対策としては、デバイスのセキュリティに十分な配慮を行い、暗号化や認証などの技術を用いることが必要です。また、不正なアクセスを防ぐために、ネットワークレベルでの監視やセキュリティ対策を行うことも重要です。
- ネットワークの信頼性の確保
LoRaWANは、多くのデバイスが接続することができるため、大規模なネットワークを構築することが可能です。
しかし、ネットワークが過負荷になると通信が遅延したり、中断したりする可能性があります。また、ネットワークの構成や設定に不備があると、通信が不安定になることもあります。
対策としては、ネットワークの設計や設定に十分な配慮を行うことが必要です。また、ネットワークの監視やトラブルシューティングに備えた体制を整えることが重要です。
LoRaWANの活用方法
LoRaWANは、IoTの分野で広く利用されています。以下にLoRaWANを利用した成功事例をいくつか紹介します。
農業分野でのLoRaWAN利用事例
LoRaWANを利用した農業センサーシステムを使用することで、畑や牧場での土壌温度、湿度、PH値、気温、湿度などのデータを集めることができます。
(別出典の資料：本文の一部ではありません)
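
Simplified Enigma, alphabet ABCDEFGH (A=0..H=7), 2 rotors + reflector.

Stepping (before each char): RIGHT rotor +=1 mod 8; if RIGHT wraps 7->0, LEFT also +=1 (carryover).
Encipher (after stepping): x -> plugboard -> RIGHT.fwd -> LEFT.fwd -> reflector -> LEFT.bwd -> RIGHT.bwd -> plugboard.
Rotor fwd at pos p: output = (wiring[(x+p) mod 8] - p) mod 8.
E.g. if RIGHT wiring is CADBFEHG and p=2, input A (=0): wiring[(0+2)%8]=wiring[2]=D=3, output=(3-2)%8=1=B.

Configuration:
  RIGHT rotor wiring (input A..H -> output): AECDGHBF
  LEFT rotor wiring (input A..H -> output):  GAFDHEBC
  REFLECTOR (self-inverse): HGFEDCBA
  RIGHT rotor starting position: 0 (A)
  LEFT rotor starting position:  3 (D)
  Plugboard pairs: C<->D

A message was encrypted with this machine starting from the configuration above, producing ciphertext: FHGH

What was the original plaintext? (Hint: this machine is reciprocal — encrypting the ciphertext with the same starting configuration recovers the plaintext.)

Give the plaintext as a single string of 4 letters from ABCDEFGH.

Char 1 ('F'): step: R->1, L=3; F->plug->F->R->A->L->A->refl->H->L'->E->R'->G->plug->G
Char 2 ('H'): step: R->2, L=3; H->plug->H->R->C->L->B->refl->G->L'->D->R'->F->plug->F
Char 3 ('G'): step: R->3, L=3; G->plug->G->R->B->L->E->refl->D->L'->F->R'->F->plug->F
Char 4 ('H'): step: R->4, L=3; H->plug->H->R->H->L->C->refl->F->L'->G->R'->G->plug->G

Answer: GFFG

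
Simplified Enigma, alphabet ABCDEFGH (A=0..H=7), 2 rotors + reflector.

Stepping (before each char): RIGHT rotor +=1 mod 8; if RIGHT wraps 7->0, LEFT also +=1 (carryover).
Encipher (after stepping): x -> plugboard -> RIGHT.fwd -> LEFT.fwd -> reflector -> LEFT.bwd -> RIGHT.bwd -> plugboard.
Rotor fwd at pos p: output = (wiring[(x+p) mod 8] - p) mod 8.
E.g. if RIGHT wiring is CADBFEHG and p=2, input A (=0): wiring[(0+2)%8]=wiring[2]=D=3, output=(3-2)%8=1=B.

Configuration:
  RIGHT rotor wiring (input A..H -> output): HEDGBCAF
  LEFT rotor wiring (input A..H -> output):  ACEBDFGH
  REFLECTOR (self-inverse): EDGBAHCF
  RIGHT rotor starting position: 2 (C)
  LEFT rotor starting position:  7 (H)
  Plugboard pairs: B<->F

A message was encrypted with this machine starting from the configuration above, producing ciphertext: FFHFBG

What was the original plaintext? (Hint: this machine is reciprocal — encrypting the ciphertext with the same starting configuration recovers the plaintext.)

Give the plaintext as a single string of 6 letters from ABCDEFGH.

Char 1 ('F'): step: R->3, L=7; F->plug->B->R->G->L->G->refl->C->L'->E->R'->F->plug->B
Char 2 ('F'): step: R->4, L=7; F->plug->B->R->G->L->G->refl->C->L'->E->R'->C->plug->C
Char 3 ('H'): step: R->5, L=7; H->plug->H->R->E->L->C->refl->G->L'->G->R'->F->plug->B
Char 4 ('F'): step: R->6, L=7; F->plug->B->R->H->L->H->refl->F->L'->D->R'->G->plug->G
Char 5 ('B'): step: R->7, L=7; B->plug->F->R->C->L->D->refl->B->L'->B->R'->H->plug->H
Char 6 ('G'): step: R->0, L->0 (L advanced); G->plug->G->R->A->L->A->refl->E->L'->C->R'->F->plug->B

Answer: BCBGHB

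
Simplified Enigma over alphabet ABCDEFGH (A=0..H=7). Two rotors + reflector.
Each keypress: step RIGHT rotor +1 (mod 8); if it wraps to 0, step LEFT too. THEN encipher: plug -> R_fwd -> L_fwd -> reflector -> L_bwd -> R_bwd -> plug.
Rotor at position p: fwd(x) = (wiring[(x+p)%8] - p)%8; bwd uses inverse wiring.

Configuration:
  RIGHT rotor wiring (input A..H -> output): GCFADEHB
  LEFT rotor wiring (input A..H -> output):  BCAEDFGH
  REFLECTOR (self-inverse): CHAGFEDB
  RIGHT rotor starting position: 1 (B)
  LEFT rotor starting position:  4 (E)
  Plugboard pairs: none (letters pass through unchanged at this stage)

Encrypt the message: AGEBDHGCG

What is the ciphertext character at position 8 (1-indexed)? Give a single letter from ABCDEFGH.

Char 1 ('A'): step: R->2, L=4; A->plug->A->R->D->L->D->refl->G->L'->F->R'->E->plug->E
Char 2 ('G'): step: R->3, L=4; G->plug->G->R->H->L->A->refl->C->L'->C->R'->H->plug->H
Char 3 ('E'): step: R->4, L=4; E->plug->E->R->C->L->C->refl->A->L'->H->R'->A->plug->A
Char 4 ('B'): step: R->5, L=4; B->plug->B->R->C->L->C->refl->A->L'->H->R'->A->plug->A
Char 5 ('D'): step: R->6, L=4; D->plug->D->R->E->L->F->refl->E->L'->G->R'->H->plug->H
Char 6 ('H'): step: R->7, L=4; H->plug->H->R->A->L->H->refl->B->L'->B->R'->E->plug->E
Char 7 ('G'): step: R->0, L->5 (L advanced); G->plug->G->R->H->L->G->refl->D->L'->F->R'->C->plug->C
Char 8 ('C'): step: R->1, L=5; C->plug->C->R->H->L->G->refl->D->L'->F->R'->H->plug->H

H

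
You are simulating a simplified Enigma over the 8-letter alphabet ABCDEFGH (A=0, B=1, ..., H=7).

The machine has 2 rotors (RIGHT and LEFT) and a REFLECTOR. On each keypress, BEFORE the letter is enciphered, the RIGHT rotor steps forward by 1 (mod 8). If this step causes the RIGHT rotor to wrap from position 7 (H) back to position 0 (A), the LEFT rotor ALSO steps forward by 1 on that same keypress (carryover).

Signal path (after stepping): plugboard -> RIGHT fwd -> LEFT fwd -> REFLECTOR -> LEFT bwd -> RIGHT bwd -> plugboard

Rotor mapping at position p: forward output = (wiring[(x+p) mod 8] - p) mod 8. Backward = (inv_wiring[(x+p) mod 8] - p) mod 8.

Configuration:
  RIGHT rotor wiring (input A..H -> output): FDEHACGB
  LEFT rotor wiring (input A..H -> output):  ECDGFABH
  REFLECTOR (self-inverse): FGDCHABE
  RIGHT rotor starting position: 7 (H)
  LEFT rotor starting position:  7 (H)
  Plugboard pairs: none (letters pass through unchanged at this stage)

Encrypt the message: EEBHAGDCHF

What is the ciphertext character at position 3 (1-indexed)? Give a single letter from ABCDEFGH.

Char 1 ('E'): step: R->0, L->0 (L advanced); E->plug->E->R->A->L->E->refl->H->L'->H->R'->D->plug->D
Char 2 ('E'): step: R->1, L=0; E->plug->E->R->B->L->C->refl->D->L'->C->R'->A->plug->A
Char 3 ('B'): step: R->2, L=0; B->plug->B->R->F->L->A->refl->F->L'->E->R'->E->plug->E

E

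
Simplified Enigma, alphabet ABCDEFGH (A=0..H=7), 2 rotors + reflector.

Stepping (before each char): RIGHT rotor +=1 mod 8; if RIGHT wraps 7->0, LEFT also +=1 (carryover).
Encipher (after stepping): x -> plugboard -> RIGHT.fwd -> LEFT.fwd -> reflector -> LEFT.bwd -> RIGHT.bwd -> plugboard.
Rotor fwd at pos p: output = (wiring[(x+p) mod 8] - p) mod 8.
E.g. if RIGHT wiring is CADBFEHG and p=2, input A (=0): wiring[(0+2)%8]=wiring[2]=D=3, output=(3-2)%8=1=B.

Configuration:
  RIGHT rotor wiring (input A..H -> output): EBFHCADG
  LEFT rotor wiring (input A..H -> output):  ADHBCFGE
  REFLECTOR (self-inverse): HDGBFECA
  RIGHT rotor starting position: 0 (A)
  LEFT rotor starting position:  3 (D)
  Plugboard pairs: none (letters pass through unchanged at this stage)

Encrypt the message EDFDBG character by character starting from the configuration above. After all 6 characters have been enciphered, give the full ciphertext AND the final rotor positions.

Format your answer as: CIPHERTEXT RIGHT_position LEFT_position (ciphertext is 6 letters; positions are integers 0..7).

Char 1 ('E'): step: R->1, L=3; E->plug->E->R->H->L->E->refl->F->L'->F->R'->G->plug->G
Char 2 ('D'): step: R->2, L=3; D->plug->D->R->G->L->A->refl->H->L'->B->R'->E->plug->E
Char 3 ('F'): step: R->3, L=3; F->plug->F->R->B->L->H->refl->A->L'->G->R'->G->plug->G
Char 4 ('D'): step: R->4, L=3; D->plug->D->R->C->L->C->refl->G->L'->A->R'->E->plug->E
Char 5 ('B'): step: R->5, L=3; B->plug->B->R->G->L->A->refl->H->L'->B->R'->C->plug->C
Char 6 ('G'): step: R->6, L=3; G->plug->G->R->E->L->B->refl->D->L'->D->R'->D->plug->D
Final: ciphertext=GEGECD, RIGHT=6, LEFT=3

Answer: GEGECD 6 3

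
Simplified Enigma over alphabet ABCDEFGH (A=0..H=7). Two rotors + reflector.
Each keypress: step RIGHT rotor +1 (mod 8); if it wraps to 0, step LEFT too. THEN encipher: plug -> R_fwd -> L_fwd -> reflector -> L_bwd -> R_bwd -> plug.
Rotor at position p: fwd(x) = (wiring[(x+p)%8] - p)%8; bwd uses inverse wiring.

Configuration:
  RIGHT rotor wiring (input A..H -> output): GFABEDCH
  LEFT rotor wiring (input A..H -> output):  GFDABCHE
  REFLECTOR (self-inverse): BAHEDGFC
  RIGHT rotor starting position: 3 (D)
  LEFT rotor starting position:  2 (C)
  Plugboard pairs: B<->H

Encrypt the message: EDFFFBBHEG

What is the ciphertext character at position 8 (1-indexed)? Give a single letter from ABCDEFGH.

Char 1 ('E'): step: R->4, L=2; E->plug->E->R->C->L->H->refl->C->L'->F->R'->H->plug->B
Char 2 ('D'): step: R->5, L=2; D->plug->D->R->B->L->G->refl->F->L'->E->R'->G->plug->G
Char 3 ('F'): step: R->6, L=2; F->plug->F->R->D->L->A->refl->B->L'->A->R'->C->plug->C
Char 4 ('F'): step: R->7, L=2; F->plug->F->R->F->L->C->refl->H->L'->C->R'->E->plug->E
Char 5 ('F'): step: R->0, L->3 (L advanced); F->plug->F->R->D->L->E->refl->D->L'->F->R'->B->plug->H
Char 6 ('B'): step: R->1, L=3; B->plug->H->R->F->L->D->refl->E->L'->D->R'->D->plug->D
Char 7 ('B'): step: R->2, L=3; B->plug->H->R->D->L->E->refl->D->L'->F->R'->F->plug->F
Char 8 ('H'): step: R->3, L=3; H->plug->B->R->B->L->G->refl->F->L'->A->R'->C->plug->C

C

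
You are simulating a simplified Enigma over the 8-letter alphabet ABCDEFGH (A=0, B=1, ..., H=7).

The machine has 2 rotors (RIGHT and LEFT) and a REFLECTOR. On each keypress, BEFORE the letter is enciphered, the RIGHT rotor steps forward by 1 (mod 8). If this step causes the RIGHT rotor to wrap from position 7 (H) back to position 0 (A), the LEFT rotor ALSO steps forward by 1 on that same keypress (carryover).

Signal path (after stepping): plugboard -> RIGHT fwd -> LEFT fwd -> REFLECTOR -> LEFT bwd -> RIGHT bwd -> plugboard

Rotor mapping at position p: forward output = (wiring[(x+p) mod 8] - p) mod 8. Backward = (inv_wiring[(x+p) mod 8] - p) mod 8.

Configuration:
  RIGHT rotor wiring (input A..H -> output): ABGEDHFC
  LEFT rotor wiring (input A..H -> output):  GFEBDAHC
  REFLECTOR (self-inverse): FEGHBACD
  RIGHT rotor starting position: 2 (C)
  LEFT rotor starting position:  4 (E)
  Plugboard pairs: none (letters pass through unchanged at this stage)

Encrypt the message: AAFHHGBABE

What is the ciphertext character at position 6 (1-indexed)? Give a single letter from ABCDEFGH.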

これにより、農業プロセスを自動化し、農産物の品質や収量を向上させることができます。例えば、CropX社は、LoRaWANを使用した自動灌漑システムを提供しており、作物に必要な水分量を正確に管理することができます。
スマートシティ分野でのLoRaWAN利用事例
スマートシティ分野では、LoRaWANを使用して公共交通機関のスケジュール情報を提供したり、街路灯の点灯時間を制御することができます。LoRaWANを使用したゴミ箱にセンサーを設置することで、ゴミ箱の残容量をモニターし、ゴミ収集のスケジュールを最適化することなども可能です。
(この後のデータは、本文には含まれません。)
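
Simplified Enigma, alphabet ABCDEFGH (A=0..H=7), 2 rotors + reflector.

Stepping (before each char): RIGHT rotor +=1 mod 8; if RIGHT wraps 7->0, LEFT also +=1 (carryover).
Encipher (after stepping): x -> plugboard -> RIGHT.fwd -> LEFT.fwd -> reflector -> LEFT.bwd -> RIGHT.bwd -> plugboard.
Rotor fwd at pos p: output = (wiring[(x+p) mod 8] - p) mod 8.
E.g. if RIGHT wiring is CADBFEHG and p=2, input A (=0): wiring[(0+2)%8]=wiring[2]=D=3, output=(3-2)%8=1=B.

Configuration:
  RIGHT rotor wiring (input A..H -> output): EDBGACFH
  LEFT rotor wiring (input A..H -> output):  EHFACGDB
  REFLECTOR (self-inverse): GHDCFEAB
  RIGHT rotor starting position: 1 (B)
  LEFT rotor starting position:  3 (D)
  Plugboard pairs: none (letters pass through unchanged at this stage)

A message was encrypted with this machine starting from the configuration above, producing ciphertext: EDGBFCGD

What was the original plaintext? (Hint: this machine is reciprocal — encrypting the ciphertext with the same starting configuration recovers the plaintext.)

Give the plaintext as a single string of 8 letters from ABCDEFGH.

Char 1 ('E'): step: R->2, L=3; E->plug->E->R->D->L->A->refl->G->L'->E->R'->B->plug->B
Char 2 ('D'): step: R->3, L=3; D->plug->D->R->C->L->D->refl->C->L'->H->R'->C->plug->C
Char 3 ('G'): step: R->4, L=3; G->plug->G->R->F->L->B->refl->H->L'->B->R'->C->plug->C
Char 4 ('B'): step: R->5, L=3; B->plug->B->R->A->L->F->refl->E->L'->G->R'->E->plug->E
Char 5 ('F'): step: R->6, L=3; F->plug->F->R->A->L->F->refl->E->L'->G->R'->C->plug->C
Char 6 ('C'): step: R->7, L=3; C->plug->C->R->E->L->G->refl->A->L'->D->R'->G->plug->G
Char 7 ('G'): step: R->0, L->4 (L advanced); G->plug->G->R->F->L->D->refl->C->L'->B->R'->C->plug->C
Char 8 ('D'): step: R->1, L=4; D->plug->D->R->H->L->E->refl->F->L'->D->R'->H->plug->H

Answer: BCCECGCH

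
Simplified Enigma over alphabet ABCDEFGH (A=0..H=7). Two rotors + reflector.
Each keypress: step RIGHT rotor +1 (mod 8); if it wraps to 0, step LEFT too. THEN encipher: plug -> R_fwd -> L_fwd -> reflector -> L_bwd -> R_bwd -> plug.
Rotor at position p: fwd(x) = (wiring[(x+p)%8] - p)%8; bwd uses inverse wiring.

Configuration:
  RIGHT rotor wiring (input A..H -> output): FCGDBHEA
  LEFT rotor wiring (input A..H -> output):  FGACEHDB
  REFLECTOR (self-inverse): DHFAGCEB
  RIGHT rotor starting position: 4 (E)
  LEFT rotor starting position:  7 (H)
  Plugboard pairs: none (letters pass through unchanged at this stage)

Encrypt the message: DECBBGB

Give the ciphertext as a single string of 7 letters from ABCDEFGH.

Char 1 ('D'): step: R->5, L=7; D->plug->D->R->A->L->C->refl->F->L'->F->R'->E->plug->E
Char 2 ('E'): step: R->6, L=7; E->plug->E->R->A->L->C->refl->F->L'->F->R'->F->plug->F
Char 3 ('C'): step: R->7, L=7; C->plug->C->R->D->L->B->refl->H->L'->C->R'->F->plug->F
Char 4 ('B'): step: R->0, L->0 (L advanced); B->plug->B->R->C->L->A->refl->D->L'->G->R'->C->plug->C
Char 5 ('B'): step: R->1, L=0; B->plug->B->R->F->L->H->refl->B->L'->H->R'->G->plug->G
Char 6 ('G'): step: R->2, L=0; G->plug->G->R->D->L->C->refl->F->L'->A->R'->H->plug->H
Char 7 ('B'): step: R->3, L=0; B->plug->B->R->G->L->D->refl->A->L'->C->R'->F->plug->F

Answer: EFFCGHF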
例を挙げると、フランスのグルノーブルでは、LoRaWANを利用したスマート街灯を導入しており、街路灯の点灯時間を制御することで光害を減らし、エネルギー消費を削減することに成功しています。[JETRO日本貿易振興機構]
まとめ
LoRaWANは、低消費電力で長距離通信が可能なLPWAネットワーク技術の一つです。
従来の無線通信技術よりもコストが低く、大量のIoT機器との通信が可能であるため、工場IoTなどの産業分野での利用が期待されています。LoRaWANはセキュリティ面においても強固な対策を講じているため、安全な通信が可能です。しかし、距離や障害物によって通信品質が低下することがある点が課題となります。
今後はLoRaWANの技術が進化することで、より高速で確実な通信が可能になり、IoTの普及が加速されることが期待されます。
産業分野だけでなく、スマートシティや農業分野など、様々な分野での活用が期待されるほか、LoRaWANの技術を応用した新しいサービスや製品が今後も登場することが予想されます。
LoRaWANは今後更に注目される技術であるといえるでしょう。